There is no expectation that this is the actual evolutionary history of these gene copies, or that it should provide the correct relationships among taxa, because multiple gene copies cannot all be orthologous to one another, and are homologous only at the level that there was one initial copy of 16S rRNA, but that is not informative at this phylogenetic level of inquiry. It was merely an exercise to see if the copies from one species group more closely with the other copies for that species or with copies from another species. The former is most often the case. The notable exceptions are the S. baltica strains, which are classified as strains of the same species and the S. sp. MR-4 and S. sp. MR-7. S. sp. MR-4 and MR-7 were isolated from different depths of the Black Sea [14]. It follows that these may have been separate lineages for a much shorter period of time than the other taxa included in the analysis, or that there continues to be gene exchange. The major pattern, that of monophyly of within-species copies, might be explained in multiple ways. Haggerty et al., 2009 suggest that such a pattern might reflect "homogenization" of 16S rRNA copies such that each species has its own unique suite of copies of the gene. This is also known as concerted evolution [51]. The question remains as to why Haggerty et al., 2009 do not recover a concerted evolution type pattern, even though they consider taxa not so distantly related to Shewanella and with similar 16S rRNA copy numbers. It is possible that because they included only 17 species covering all 4 genera, their taxon sampling was too sparse to recover the true pattern. They also removed parts of the 16S rRNA alignment that were "ambiguous", further lowering the number of characters, probably the informative characters, in their analysis.

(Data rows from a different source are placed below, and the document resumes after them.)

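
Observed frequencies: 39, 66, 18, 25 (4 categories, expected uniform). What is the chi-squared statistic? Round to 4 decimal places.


chi2 = sum((O-E)^2/E), E = total/4
total = 148, E = 148/4 = 37
(39 - 37)^2 / 37 = 4 / 37 = 4/37 ≈ 0.108108
(66 - 37)^2 / 37 = 841 / 37 = 841/37 ≈ 22.729730
(18 - 37)^2 / 37 = 361 / 37 = 361/37 ≈ 9.756757
(25 - 37)^2 / 37 = 144 / 37 = 144/37 ≈ 3.891892
chi2 = 1350/37 ≈ 36.486486

36.4865


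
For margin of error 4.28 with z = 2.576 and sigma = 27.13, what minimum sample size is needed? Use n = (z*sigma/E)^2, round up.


z*sigma/E = 2.576 * 27.13 / 4.28 ≈ 16.328710
(z*sigma/E)^2 ≈ 266.626779
round up: n = 267

267


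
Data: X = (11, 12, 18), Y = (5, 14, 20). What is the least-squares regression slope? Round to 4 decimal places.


b = sum((xi-xbar)(yi-ybar)) / sum((xi-xbar)^2)
n = 3, xbar = 41/3 ≈ 13.666667, ybar = 39/3 = 13
Sxy = sum((xi-xbar)(yi-ybar)) = 50
Sxx = sum((xi-xbar)^2) = 86/3 ≈ 28.666667
b = Sxy / Sxx = 75/43 ≈ 1.744186

1.7442


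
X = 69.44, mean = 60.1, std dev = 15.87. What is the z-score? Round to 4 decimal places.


z = (X - mu) / sigma
X - mu = 69.44 - 60.1 = 9.34
z = 9.34 / 15.87 = 934/1587 ≈ 0.588532

0.5885


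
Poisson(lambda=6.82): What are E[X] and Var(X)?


E[X] = Var(X) = lambda = 6.82

6.82, 6.82


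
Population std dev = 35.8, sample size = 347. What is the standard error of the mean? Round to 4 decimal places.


SE = sigma / sqrt(n)
sqrt(347) ≈ 18.627936
SE = 35.8 / 18.627936 ≈ 1.921845

1.9218


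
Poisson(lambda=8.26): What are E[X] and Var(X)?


E[X] = Var(X) = lambda = 8.26

8.26, 8.26


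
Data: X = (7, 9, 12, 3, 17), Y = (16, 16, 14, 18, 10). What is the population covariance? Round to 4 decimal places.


Cov = (1/n)*sum((xi-xbar)(yi-ybar))
n = 5, xbar = 48/5 = 9.6, ybar = 74/5 = 14.8
sum((xi-xbar)(yi-ybar)) = -62.4
Cov = -62.4 / 5 = -12.48

-12.4800


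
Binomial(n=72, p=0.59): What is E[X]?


E[X] = n*p = 72 * 0.59 = 42.48

42.48


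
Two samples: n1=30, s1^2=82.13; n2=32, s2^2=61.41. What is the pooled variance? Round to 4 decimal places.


sp^2 = ((n1-1)*s1^2 + (n2-1)*s2^2)/(n1+n2-2)
(n1-1)*s1^2 = 29 * 82.13 = 2381.77
(n2-1)*s2^2 = 31 * 61.41 = 1903.71
numerator = 2381.77 + 1903.71 = 4285.48
n1+n2-2 = 60
sp^2 = 4285.48 / 60 = 107137/1500 ≈ 71.424667

71.4247


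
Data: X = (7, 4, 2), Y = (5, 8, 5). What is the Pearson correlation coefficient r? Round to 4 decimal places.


r = sum((xi-xbar)(yi-ybar)) / sqrt(sum((xi-xbar)^2) * sum((yi-ybar)^2))
n = 3, xbar = 13/3 ≈ 4.333333, ybar = 18/3 = 6
Sxy = sum((xi-xbar)(yi-ybar)) = -1
Sxx = sum((xi-xbar)^2) = 38/3 ≈ 12.666667
Syy = sum((yi-ybar)^2) = 6
sqrt(Sxx*Syy) ≈ 8.717798
r = Sxy / sqrt(Sxx*Syy) = -1 / 8.717798 ≈ -0.114708

-0.1147


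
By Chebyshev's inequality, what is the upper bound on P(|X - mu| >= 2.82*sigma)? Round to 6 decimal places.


P <= 1/k^2
k^2 = 2.82^2 = 7.9524
1/k^2 = 1 / 7.9524 ≈ 0.12574820

0.125748


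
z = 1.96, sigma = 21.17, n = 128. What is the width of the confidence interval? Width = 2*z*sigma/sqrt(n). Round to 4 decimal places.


width = 2*z*sigma/sqrt(n)
2*z*sigma = 2 * 1.96 * 21.17 = 82.9864
sqrt(128) ≈ 11.313708
width = 82.9864 / 11.313708 ≈ 7.335031

7.3350


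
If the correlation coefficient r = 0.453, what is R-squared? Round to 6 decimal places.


R^2 = r^2 = (0.453)^2 = 0.205209

0.205209


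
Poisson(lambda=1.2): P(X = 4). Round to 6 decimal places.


P = e^(-lam) * lam^k / k!
e^(-1.2) ≈ 0.3011942
lam^k = 1.2^4 = 2.0736
k! = 4! = 24
P = 0.3011942 * 2.0736 / 24 ≈ 0.026023

0.026023


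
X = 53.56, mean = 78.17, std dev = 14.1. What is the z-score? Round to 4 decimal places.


z = (X - mu) / sigma
X - mu = 53.56 - 78.17 = -24.61
z = -24.61 / 14.1 = -2461/1410 ≈ -1.745390

-1.7454


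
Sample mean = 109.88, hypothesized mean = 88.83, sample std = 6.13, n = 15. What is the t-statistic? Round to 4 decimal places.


t = (xbar - mu0) / (s/sqrt(n))
xbar - mu0 = 109.88 - 88.83 = 21.05
sqrt(15) ≈ 3.87298335
s/sqrt(n) = 6.13 / 3.87298335 ≈ 1.58275919
t = 21.05 / 1.58275919 ≈ 13.299559

13.2996


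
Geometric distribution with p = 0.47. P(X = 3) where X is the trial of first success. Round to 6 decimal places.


P = (1-p)^(k-1) * p
(1-p)^(k-1) = 0.53^2 = 0.2809
P = 0.2809 * 0.47 = 0.132023

0.132023


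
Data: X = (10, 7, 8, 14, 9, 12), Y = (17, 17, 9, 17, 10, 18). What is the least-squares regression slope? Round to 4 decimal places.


b = sum((xi-xbar)(yi-ybar)) / sum((xi-xbar)^2)
n = 6, xbar = 60/6 = 10, ybar = 88/6 = 44/3 ≈ 14.666667
Sxy = sum((xi-xbar)(yi-ybar)) = 25
Sxx = sum((xi-xbar)^2) = 34
b = Sxy / Sxx = 25/34 ≈ 0.735294

0.7353


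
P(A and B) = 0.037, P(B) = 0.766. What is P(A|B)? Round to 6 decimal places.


P(A|B) = P(A and B) / P(B) = 0.037 / 0.766 = 37/766 ≈ 0.04830287

0.048303


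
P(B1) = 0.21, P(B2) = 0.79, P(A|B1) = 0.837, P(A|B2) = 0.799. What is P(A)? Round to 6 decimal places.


P(A) = P(A|B1)*P(B1) + P(A|B2)*P(B2)
P(A|B1)*P(B1) = 0.837 * 0.21 = 0.17577
P(A|B2)*P(B2) = 0.799 * 0.79 = 0.63121
P(A) = 0.17577 + 0.63121 = 0.80698

0.806980


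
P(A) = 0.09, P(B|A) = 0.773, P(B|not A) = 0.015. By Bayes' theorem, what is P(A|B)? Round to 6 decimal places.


P(A|B) = P(B|A)*P(A) / P(B), P(B) = P(B|A)*P(A) + P(B|not A)*P(not A)
P(B|A)*P(A) = 0.773 * 0.09 = 0.06957
P(B|not A)*P(not A) = 0.015 * 0.91 = 0.01365
P(B) = 0.06957 + 0.01365 = 0.08322
P(A|B) = 0.06957 / 0.08322 = 2319/2774 ≈ 0.83597693

0.835977


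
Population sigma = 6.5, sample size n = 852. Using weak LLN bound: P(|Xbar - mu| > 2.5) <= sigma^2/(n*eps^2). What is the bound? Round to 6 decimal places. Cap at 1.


bound = min(1, sigma^2/(n*eps^2))
sigma^2 = 6.5^2 = 42.25
n*eps^2 = 852 * 2.5^2 = 852 * 6.25 = 5325
sigma^2/(n*eps^2) = 42.25 / 5325 ≈ 0.00793427

0.007934


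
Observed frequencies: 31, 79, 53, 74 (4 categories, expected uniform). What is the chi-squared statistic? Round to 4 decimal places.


chi2 = sum((O-E)^2/E), E = total/4
total = 237, E = 237/4 = 59.25
(31 - 59.25)^2 / 59.25 = 798.0625 / 59.25 = 12769/948 ≈ 13.469409
(79 - 59.25)^2 / 59.25 = 390.0625 / 59.25 = 79/12 ≈ 6.583333
(53 - 59.25)^2 / 59.25 = 39.0625 / 59.25 = 625/948 ≈ 0.659283
(74 - 59.25)^2 / 59.25 = 217.5625 / 59.25 = 3481/948 ≈ 3.671941
chi2 = 5779/237 ≈ 24.383966

24.3840


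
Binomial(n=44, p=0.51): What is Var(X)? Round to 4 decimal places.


Var = n*p*(1-p) = 44 * 0.51 * 0.49 = 10.9956

10.9956


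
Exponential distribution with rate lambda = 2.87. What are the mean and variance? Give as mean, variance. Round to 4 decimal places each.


mean = 1/lam, var = 1/lam^2
mean = 1 / 2.87 = 100/287 ≈ 0.348432
lam^2 = 2.87^2 = 8.2369
var = 1 / 8.2369 ≈ 0.121405

0.3484, 0.1214


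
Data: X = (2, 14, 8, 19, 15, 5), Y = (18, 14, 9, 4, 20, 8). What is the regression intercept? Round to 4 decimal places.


a = ybar - b*xbar, where b = sum((xi-xbar)(yi-ybar)) / sum((xi-xbar)^2)
n = 6, xbar = 63/6 = 10.5, ybar = 73/6 ≈ 12.166667
Sxy = sum((xi-xbar)(yi-ybar)) = -46.5
Sxx = sum((xi-xbar)^2) = 213.5
b = Sxy / Sxx = -93/427 ≈ -0.217799
a = 12.166667 - (-0.217799) * 10.5 = 2645/183 ≈ 14.453552

14.4536


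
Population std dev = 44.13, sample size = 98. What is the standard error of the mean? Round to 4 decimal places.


SE = sigma / sqrt(n)
sqrt(98) ≈ 9.899495
SE = 44.13 / 9.899495 ≈ 4.457803

4.4578


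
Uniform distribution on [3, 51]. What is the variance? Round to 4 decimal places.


Var = (b-a)^2 / 12
(b-a)^2 = (51 - 3)^2 = 2304
Var = 2304/12 = 192

192.0000


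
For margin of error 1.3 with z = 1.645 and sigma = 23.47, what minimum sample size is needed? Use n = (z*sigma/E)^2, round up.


z*sigma/E = 1.645 * 23.47 / 1.3 ≈ 29.698577
(z*sigma/E)^2 ≈ 882.005471
round up: n = 883

883


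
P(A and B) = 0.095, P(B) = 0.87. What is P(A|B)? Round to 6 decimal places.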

Putting the issue of multiple copies aside, it is not surprising that any of the copies individually is able to group with its species, given that 16S rRNA sequences are a significant part of how prokaryotic species are defined. What is more important for evolutionary studies, however, is that because there are multiple copies, and because in the analysis presented here no one single copy among the sampled taxa is found to be positionally homologous, as well as the whole genome topology and the all-copy 16S rRNA topology do not agree, 16S rRNA should not be considered a reliable marker for positing evolutionary relationships. Whether it performs well diagnostically is unrelated to this question.